Disputed Israel-Syria highlands

NICOSIA (Cyprus) • The strategic Golan Heights, long disputed by Syria and Israel, was largely occupied by Israel in 1967, which later annexed the section it controlled in a move never recognised internationally.


Syrian forces used the Golan Heights to fire on Israel during the 1967 war, prompting the Israeli army to enter and seize 1,200 sq km of territory.

Israel occupied a further 510 sq km during the next war in 1973, but that was returned a year later in a deal that drew a ceasefire line and created a demilitarised buffer zone, monitored by the UN.

In 1981, Israel passed a law formally annexing the occupied area.

During the Israel-Syria wars of 1967 and 1973, more than 150,000 people - most of them Syrians - fled the area. Around 18,000 Syrians from the Druze sect - most of whom refuse to take Israeli citizenship - remain in the occupied Golan. Around 20,000 Israeli settlers have moved into the area, spread over 33 mostly agriculture-based settlements.


The fertile volcanic plateau, famed for its apples, is also key to the region's water supply - an important issue in stalled peace talks between Israel and Syria, which remain technically at war.

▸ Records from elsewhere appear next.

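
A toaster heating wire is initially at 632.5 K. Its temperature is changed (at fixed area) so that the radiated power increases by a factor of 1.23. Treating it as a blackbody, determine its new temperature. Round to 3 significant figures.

T₂ ≈ 666 K

P ∝ T⁴, so T₂/T₁ = (P₂/P₁)^(1/4) = (1.23)^(1/4) = 1.05312.
T₂ = 632.5 × 1.05312 = 666 K.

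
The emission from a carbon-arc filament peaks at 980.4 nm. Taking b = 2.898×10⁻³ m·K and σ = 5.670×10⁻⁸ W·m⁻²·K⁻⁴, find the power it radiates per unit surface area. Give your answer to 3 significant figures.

Wien's law: T = b/λ_max = 2.898×10⁻³/9.804×10⁻⁷ = 2955.94 K.
Then I = σT⁴ = 5.670×10⁻⁸×(2955.94)⁴ = 4.33×10⁶ W/m².

I ≈ 4.33×10⁶ W/m²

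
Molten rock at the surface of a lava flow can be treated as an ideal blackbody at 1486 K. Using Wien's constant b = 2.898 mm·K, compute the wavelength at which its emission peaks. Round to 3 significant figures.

Wien's displacement law: λ_max = b/T = (2.898×10⁻³ m·K)/(1486 K) = 1.950×10⁻⁶ m.
That is 1.95 μm, in the infrared range.

λ_max ≈ 1.95 μm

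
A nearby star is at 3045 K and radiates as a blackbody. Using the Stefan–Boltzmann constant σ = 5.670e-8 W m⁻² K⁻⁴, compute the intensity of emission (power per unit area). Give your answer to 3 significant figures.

I ≈ 4.87×10⁶ W/m²

Stefan–Boltzmann: I = σT⁴ = 5.670×10⁻⁸ × (3045)⁴ = 4.87×10⁶ W/m².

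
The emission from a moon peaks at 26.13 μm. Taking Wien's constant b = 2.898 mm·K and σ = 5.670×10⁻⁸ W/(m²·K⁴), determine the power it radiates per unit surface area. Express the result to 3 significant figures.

Wien's law: T = b/λ_max = 2.898×10⁻³/2.613×10⁻⁵ = 110.907 K.
Then I = σT⁴ = 5.670×10⁻⁸×(110.907)⁴ = 8.58 W/m².

I ≈ 8.58 W/m²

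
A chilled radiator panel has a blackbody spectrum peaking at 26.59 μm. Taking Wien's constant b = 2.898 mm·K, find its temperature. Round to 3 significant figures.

T ≈ 109 K

Wien's law gives T = b/λ_max = (2.898×10⁻³ m·K)/(2.659×10⁻⁵ m) = 109 K.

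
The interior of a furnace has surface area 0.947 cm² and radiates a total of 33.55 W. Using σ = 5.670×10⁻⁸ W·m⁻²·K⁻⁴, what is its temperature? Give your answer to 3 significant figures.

T ≈ 1.58×10³ K

Area A = 0.947 cm² = 9.47×10⁻⁵ m².
P = σAT⁴ ⇒ T = (P/(σA))^(1/4) = (33.55/(5.670×10⁻⁸×9.47×10⁻⁵))^(1/4) = 1.58×10³ K.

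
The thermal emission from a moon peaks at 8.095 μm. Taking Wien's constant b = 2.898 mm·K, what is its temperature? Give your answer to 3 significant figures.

Wien's law gives T = b/λ_max = (2.898×10⁻³ m·K)/(8.095×10⁻⁶ m) = 358 K.

T ≈ 358 K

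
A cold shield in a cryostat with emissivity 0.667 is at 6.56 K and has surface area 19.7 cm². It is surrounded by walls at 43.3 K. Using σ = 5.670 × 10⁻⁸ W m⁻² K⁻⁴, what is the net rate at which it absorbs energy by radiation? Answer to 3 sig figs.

Area A = 19.7 cm² = 1.97×10⁻³ m².
Net radiated power P_net = εσA(T⁴ − T₀⁴) = 0.667×5.670×10⁻⁸×1.97×10⁻³×(6.56⁴ − 43.3⁴).
T⁴ − T₀⁴ = 1851.89 − 3.51521×10⁶ = -3.51336×10⁶ K⁴, so P_net = -2.62×10⁻⁴ W — negative, meaning a net gain of 2.62×10⁻⁴ W.

Net gain ≈ 2.62×10⁻⁴ W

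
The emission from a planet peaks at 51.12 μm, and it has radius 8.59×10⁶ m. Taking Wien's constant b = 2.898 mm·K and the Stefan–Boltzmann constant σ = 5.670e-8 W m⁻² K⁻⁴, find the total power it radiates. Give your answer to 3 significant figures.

P ≈ 5.43×10¹⁴ W

Wien's law: T = b/λ_max = 2.898×10⁻³/5.112×10⁻⁵ = 56.6901 K.
Surface area A = 4πR² = 4π(8.59×10⁶ m)² = 9.27249×10¹⁴ m².
Then P = σAT⁴ = 5.670×10⁻⁸×9.27249×10¹⁴×(56.6901)⁴ = 5.43×10¹⁴ W.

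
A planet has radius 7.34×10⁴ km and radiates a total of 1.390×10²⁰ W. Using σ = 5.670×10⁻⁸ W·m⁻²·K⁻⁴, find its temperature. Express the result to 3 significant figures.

Surface area A = 4πR² = 4π(7.34×10⁷ m)² = 6.77021×10¹⁶ m².
P = σAT⁴ ⇒ T = (P/(σA))^(1/4) = (1.390×10²⁰/(5.670×10⁻⁸×6.77021×10¹⁶))^(1/4) = 436 K.

T ≈ 436 K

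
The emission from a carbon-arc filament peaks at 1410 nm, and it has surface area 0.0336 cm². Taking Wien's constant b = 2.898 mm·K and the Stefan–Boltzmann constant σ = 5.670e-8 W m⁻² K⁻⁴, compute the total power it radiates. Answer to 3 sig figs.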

Three tributaries - the Banias, the Dan and the Hasbani - cross the highlands and help form the headwaters of the Jordan River.

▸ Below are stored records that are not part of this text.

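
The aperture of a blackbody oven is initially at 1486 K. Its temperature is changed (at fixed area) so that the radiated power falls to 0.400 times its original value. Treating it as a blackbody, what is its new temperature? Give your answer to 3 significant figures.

P ∝ T⁴, so T₂/T₁ = (P₂/P₁)^(1/4) = (0.400)^(1/4) = 0.795271.
T₂ = 1486 × 0.795271 = 1.18×10³ K.

T₂ ≈ 1.18×10³ K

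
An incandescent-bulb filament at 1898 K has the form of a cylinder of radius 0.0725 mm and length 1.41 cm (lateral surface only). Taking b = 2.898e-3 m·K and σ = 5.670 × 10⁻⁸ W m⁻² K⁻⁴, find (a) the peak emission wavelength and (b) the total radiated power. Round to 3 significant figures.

(a) λ_max = b/T = 2.898×10⁻³/1898 = 1.527×10⁻⁶ m = 1.53×10³ nm.
Lateral area A = 2πrL = 2π×7.25×10⁻⁵×0.0141 = 6.42299×10⁻⁶ m².
(b) P = σAT⁴ = 5.670×10⁻⁸×6.42299×10⁻⁶×(1898)⁴ = 4.73 W.

λ_max ≈ 1.53×10³ nm; P ≈ 4.73 W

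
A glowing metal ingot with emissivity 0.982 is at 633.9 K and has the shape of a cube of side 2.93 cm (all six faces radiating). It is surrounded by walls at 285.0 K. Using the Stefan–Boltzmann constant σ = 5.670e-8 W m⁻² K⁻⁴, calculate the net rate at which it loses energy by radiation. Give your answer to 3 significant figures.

Net loss ≈ 44.4 W

Area A = 6s² = 6×(0.0293 m)² = 5.15094×10⁻³ m².
Net radiated power P_net = εσA(T⁴ − T₀⁴) = 0.982×5.670×10⁻⁸×5.15094×10⁻³×(633.9⁴ − 285.0⁴).
T⁴ − T₀⁴ = 1.61467×10¹¹ − 6.59750×10⁹ = 1.54870×10¹¹ K⁴, so P_net = 44.4 W.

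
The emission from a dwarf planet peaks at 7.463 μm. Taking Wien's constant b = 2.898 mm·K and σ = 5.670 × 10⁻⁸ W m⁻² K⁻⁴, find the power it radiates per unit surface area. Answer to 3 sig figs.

Wien's law: T = b/λ_max = 2.898×10⁻³/7.463×10⁻⁶ = 388.316 K.
Then I = σT⁴ = 5.670×10⁻⁸×(388.316)⁴ = 1.29×10³ W/m².

I ≈ 1.29×10³ W/m²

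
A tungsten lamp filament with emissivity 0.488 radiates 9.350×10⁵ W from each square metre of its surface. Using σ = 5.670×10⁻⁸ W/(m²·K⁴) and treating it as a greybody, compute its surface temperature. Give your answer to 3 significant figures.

T ≈ 2.41×10³ K

I = εσT⁴, so T = (I/εσ)^(1/4) = (9.350×10⁵/(0.488×5.670×10⁻⁸))^(1/4) = 2.41×10³ K.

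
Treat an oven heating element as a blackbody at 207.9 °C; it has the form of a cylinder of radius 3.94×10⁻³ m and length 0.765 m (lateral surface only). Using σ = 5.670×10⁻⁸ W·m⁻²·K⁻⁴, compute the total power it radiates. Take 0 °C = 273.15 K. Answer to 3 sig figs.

T = 207.9 °C + 273.15 = 481.05 K.
Lateral area A = 2πrL = 2π×3.94×10⁻³×0.765 = 0.0189381 m².
P = σAT⁴ = 5.670×10⁻⁸ × 0.0189381 × (481.05)⁴ = 57.5 W.

P ≈ 57.5 W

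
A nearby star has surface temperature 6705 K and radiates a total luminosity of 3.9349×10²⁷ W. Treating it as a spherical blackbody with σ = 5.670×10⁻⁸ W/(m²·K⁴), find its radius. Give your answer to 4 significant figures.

R ≈ 1.653×10⁹ m

L = 4πR²σT⁴ ⇒ R = √(L/(4πσT⁴)).
σT⁴ = 1.14598×10⁸ W/m², so R = √(3.9349×10²⁷/(4π×1.14598×10⁸)) = 1.653×10⁹ m.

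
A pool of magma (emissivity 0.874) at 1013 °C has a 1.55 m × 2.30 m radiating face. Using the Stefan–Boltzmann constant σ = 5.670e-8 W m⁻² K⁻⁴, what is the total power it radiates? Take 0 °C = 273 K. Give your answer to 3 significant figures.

P ≈ 4.83×10⁵ W

T = 1013 °C + 273 = 1286 K.
Area A = 1.55 × 2.30 = 3.565 m².
P = εσAT⁴ = 0.874 × 5.670×10⁻⁸ × 3.565 × (1286)⁴ = 4.83×10⁵ W.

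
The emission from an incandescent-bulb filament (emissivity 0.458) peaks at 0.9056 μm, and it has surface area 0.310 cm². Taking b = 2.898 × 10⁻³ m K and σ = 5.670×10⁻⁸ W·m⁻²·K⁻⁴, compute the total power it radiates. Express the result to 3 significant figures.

P ≈ 84.4 W

Wien's law: T = b/λ_max = 2.898×10⁻³/9.056×10⁻⁷ = 3200.09 K.
Area A = 0.310 cm² = 3.10×10⁻⁵ m².
Then P = εσAT⁴ = 0.458×5.670×10⁻⁸×3.10×10⁻⁵×(3200.09)⁴ = 84.4 W.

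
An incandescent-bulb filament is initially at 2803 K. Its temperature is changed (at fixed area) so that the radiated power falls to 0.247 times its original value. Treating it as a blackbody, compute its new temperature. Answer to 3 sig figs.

T₂ ≈ 1.98×10³ K

P ∝ T⁴, so T₂/T₁ = (P₂/P₁)^(1/4) = (0.247)^(1/4) = 0.704976.
T₂ = 2803 × 0.704976 = 1.98×10³ K.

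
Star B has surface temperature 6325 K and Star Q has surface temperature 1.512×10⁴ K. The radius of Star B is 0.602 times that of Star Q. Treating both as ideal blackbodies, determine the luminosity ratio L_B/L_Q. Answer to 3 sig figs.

L ∝ R²T⁴, so L_B/L_Q = (R_B/R_Q)²(T_B/T_Q)⁴ = (0.602)² × (6325/1.512×10⁴)⁴ = 0.362404 × 0.0306221 = 0.0111.

L_B/L_Q ≈ 0.0111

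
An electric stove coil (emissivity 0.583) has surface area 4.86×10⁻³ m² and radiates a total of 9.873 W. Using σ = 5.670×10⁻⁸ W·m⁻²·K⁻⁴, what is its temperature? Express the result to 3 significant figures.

Area A = 4.86×10⁻³ m².
P = εσAT⁴ ⇒ T = (P/(εσA))^(1/4) = (9.873/(0.583×5.670×10⁻⁸×4.86×10⁻³))^(1/4) = 498 K.

T ≈ 498 K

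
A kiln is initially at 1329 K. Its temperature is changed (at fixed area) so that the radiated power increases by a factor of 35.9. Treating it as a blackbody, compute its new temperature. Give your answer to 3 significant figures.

T₂ ≈ 3.25×10³ K

P ∝ T⁴, so T₂/T₁ = (P₂/P₁)^(1/4) = (35.9)^(1/4) = 2.44779.
T₂ = 1329 × 2.44779 = 3.25×10³ K.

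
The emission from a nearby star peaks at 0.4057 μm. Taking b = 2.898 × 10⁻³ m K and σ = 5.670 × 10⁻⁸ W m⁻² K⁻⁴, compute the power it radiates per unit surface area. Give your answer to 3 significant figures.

Wien's law: T = b/λ_max = 2.898×10⁻³/4.057×10⁻⁷ = 7143.21 K.
Then I = σT⁴ = 5.670×10⁻⁸×(7143.21)⁴ = 1.48×10⁸ W/m².

I ≈ 1.48×10⁸ W/m²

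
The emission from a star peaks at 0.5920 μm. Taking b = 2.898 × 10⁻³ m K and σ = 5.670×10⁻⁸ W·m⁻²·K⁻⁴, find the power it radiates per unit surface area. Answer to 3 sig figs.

I ≈ 3.26×10⁷ W/m²

Wien's law: T = b/λ_max = 2.898×10⁻³/5.920×10⁻⁷ = 4895.27 K.
Then I = σT⁴ = 5.670×10⁻⁸×(4895.27)⁴ = 3.26×10⁷ W/m².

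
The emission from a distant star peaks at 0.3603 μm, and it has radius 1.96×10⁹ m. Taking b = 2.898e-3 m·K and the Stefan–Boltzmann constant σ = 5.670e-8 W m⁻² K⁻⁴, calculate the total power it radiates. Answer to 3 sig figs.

P ≈ 1.15×10²⁸ W

Wien's law: T = b/λ_max = 2.898×10⁻³/3.603×10⁻⁷ = 8043.30 K.
Surface area A = 4πR² = 4π(1.96×10⁹ m)² = 4.82750×10¹⁹ m².
Then P = σAT⁴ = 5.670×10⁻⁸×4.82750×10¹⁹×(8043.30)⁴ = 1.15×10²⁸ W.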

The river system, which flows into the Sea of Galilee, provides about 40 per cent of Israel's water.

Syria has demanded a return to the pre-1967 border, which would give it a foothold on the shore of Galilee and rights to the lake's waters. Israel wants guarantees over its control of the vital water source.


After a fairly quiet period, tensions flared in the Golan Heights with the start of the 2011 uprising against Syrian President Bashar al-Assad's regime.

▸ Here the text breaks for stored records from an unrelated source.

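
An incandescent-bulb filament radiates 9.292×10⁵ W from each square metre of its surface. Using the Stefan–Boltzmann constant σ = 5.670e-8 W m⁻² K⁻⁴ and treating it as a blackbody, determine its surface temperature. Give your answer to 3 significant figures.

I = σT⁴, so T = (I/σ)^(1/4) = (9.292×10⁵/(5.670×10⁻⁸))^(1/4) = 2.01×10³ K.

T ≈ 2.01×10³ K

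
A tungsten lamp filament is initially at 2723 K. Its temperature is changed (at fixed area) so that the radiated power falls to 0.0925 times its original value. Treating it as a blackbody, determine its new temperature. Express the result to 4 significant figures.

P ∝ T⁴, so T₂/T₁ = (P₂/P₁)^(1/4) = (0.0925)^(1/4) = 0.551487.
T₂ = 2723 × 0.551487 = 1502 K.

T₂ ≈ 1502 K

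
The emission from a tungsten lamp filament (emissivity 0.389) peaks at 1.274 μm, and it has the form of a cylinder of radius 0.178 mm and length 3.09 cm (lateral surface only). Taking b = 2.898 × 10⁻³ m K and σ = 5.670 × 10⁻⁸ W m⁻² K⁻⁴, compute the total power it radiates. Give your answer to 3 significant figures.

P ≈ 20.4 W

Wien's law: T = b/λ_max = 2.898×10⁻³/1.274×10⁻⁶ = 2274.73 K.
Lateral area A = 2πrL = 2π×1.78×10⁻⁴×0.0309 = 3.45588×10⁻⁵ m².
Then P = εσAT⁴ = 0.389×5.670×10⁻⁸×3.45588×10⁻⁵×(2274.73)⁴ = 20.4 W.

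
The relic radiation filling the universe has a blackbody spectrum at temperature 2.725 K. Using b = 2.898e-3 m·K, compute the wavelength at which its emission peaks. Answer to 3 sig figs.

λ_max ≈ 1.06×10⁻³ m

Wien's displacement law: λ_max = b/T = (2.898×10⁻³ m·K)/(2.725 K) = 1.063×10⁻³ m.
That is 1.06×10⁻³ m, in the microwave range.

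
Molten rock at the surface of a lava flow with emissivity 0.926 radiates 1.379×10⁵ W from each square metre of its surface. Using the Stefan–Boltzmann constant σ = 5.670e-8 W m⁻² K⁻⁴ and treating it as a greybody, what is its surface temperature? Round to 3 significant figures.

I = εσT⁴, so T = (I/εσ)^(1/4) = (1.379×10⁵/(0.926×5.670×10⁻⁸))^(1/4) = 1.27×10³ K.

T ≈ 1.27×10³ K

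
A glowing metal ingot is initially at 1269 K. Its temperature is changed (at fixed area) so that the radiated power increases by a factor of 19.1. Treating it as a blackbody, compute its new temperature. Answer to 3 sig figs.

T₂ ≈ 2.65×10³ K

P ∝ T⁴, so T₂/T₁ = (P₂/P₁)^(1/4) = (19.1)^(1/4) = 2.09054.
T₂ = 1269 × 2.09054 = 2.65×10³ K.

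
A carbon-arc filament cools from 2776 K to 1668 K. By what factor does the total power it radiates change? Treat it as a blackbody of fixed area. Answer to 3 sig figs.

P₂/P₁ ≈ 0.130

P ∝ T⁴, so P₂/P₁ = (T₂/T₁)⁴ = (1668/2776)⁴ = (0.600865)⁴ = 0.130.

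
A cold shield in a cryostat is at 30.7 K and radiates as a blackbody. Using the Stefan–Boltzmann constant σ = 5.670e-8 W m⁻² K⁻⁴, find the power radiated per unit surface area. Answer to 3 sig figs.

I ≈ 0.0504 W/m²

Stefan–Boltzmann: I = σT⁴ = 5.670×10⁻⁸ × (30.7)⁴ = 0.0504 W/m².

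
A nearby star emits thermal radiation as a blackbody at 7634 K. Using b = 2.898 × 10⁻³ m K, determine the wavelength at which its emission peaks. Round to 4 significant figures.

λ_max ≈ 379.6 nm

Wien's displacement law: λ_max = b/T = (2.898×10⁻³ m·K)/(7634 K) = 3.7962×10⁻⁷ m.
That is 379.6 nm, in the ultraviolet range.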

That year, in protests marking the anniversaries of the creation of Israel and the 1967 war - in May and June respectively - Palestinian refugees living in Syria rushed the ceasefire line. Israeli troops opened fire, killing around 30 people, according to the UN.

The area has since witnessed fierce fighting between Syrian rebels and the regime, with fire occasionally landing in occupied territory and prompting Israeli retaliation.

In 2014, 45 UN observers were held hostage for two weeks by Al-Nusra Front, then Al-Qaeda's Syrian affiliate.

Israel has occasionally clashed with the Syrian regime and with its Iran-backed ally Hizbollah in the Golan Heights.